La pubblicazione del rapporto è anche l’occasione per fare un carotaggio sullo stato di salute del mezzo radiofonico, per il quale si constata una rinnovata affezione degli italiani – per l’82,6% degli italiani la fiducia nella radio è rimasta invariata nell’ultimo anno, per il 6,1% è aumentata e più di tutti gli altri media (tv, + 5,8%, stampa +2,7%, web solo per il 2,5%); un’ottima reputazione, basata sul riconoscimento della qualità e autorevolezza dei contenuti, declinati su vari “generi” fra cui spiccano per interesse le notizie di politica nazionale al primo posto al 40,1%.
Ma forse la rilevanza più interessante del rapporto è quella relativa a quello che potremo definire il valore aggiunto radiofonico, che in estrema sintesi si sostanzia nella professionalità degli editori radio (a fronte della personalizzazione algoritmica), e il live come occasione di socializzazione.
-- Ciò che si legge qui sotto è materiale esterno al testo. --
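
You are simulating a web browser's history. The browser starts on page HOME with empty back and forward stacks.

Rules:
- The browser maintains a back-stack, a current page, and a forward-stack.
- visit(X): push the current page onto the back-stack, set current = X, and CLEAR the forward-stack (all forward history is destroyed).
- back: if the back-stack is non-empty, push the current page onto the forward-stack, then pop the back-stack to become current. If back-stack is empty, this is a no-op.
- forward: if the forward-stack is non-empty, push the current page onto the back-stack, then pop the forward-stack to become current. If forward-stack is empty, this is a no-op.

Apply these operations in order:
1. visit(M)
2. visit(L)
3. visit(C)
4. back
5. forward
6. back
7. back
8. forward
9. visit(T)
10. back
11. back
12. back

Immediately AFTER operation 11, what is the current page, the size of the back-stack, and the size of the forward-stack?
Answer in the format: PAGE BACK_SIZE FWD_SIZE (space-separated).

After 1 (visit(M)): cur=M back=1 fwd=0
After 2 (visit(L)): cur=L back=2 fwd=0
After 3 (visit(C)): cur=C back=3 fwd=0
After 4 (back): cur=L back=2 fwd=1
After 5 (forward): cur=C back=3 fwd=0
After 6 (back): cur=L back=2 fwd=1
After 7 (back): cur=M back=1 fwd=2
After 8 (forward): cur=L back=2 fwd=1
After 9 (visit(T)): cur=T back=3 fwd=0
After 10 (back): cur=L back=2 fwd=1
After 11 (back): cur=M back=1 fwd=2

M 1 2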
Secondo l’indagine Censis, infatti, il 63,1% degli italiani è convinto che il futuro dei contenuti audio non saranno le piattaforme online di musica, che offrono lo streaming on demand di brani selezionati in base ai gusti personali dell’utente (la pensa così anche il 51,7% dei più giovani). Si apprezza la professionalità delle redazioni radiofoniche (90,1%) che offrono palinsesti di musica alternata a contenuti informativi, e che mantengono un contatto diretto e personale con il loro pubblico attraverso la programmazione live (85,2%).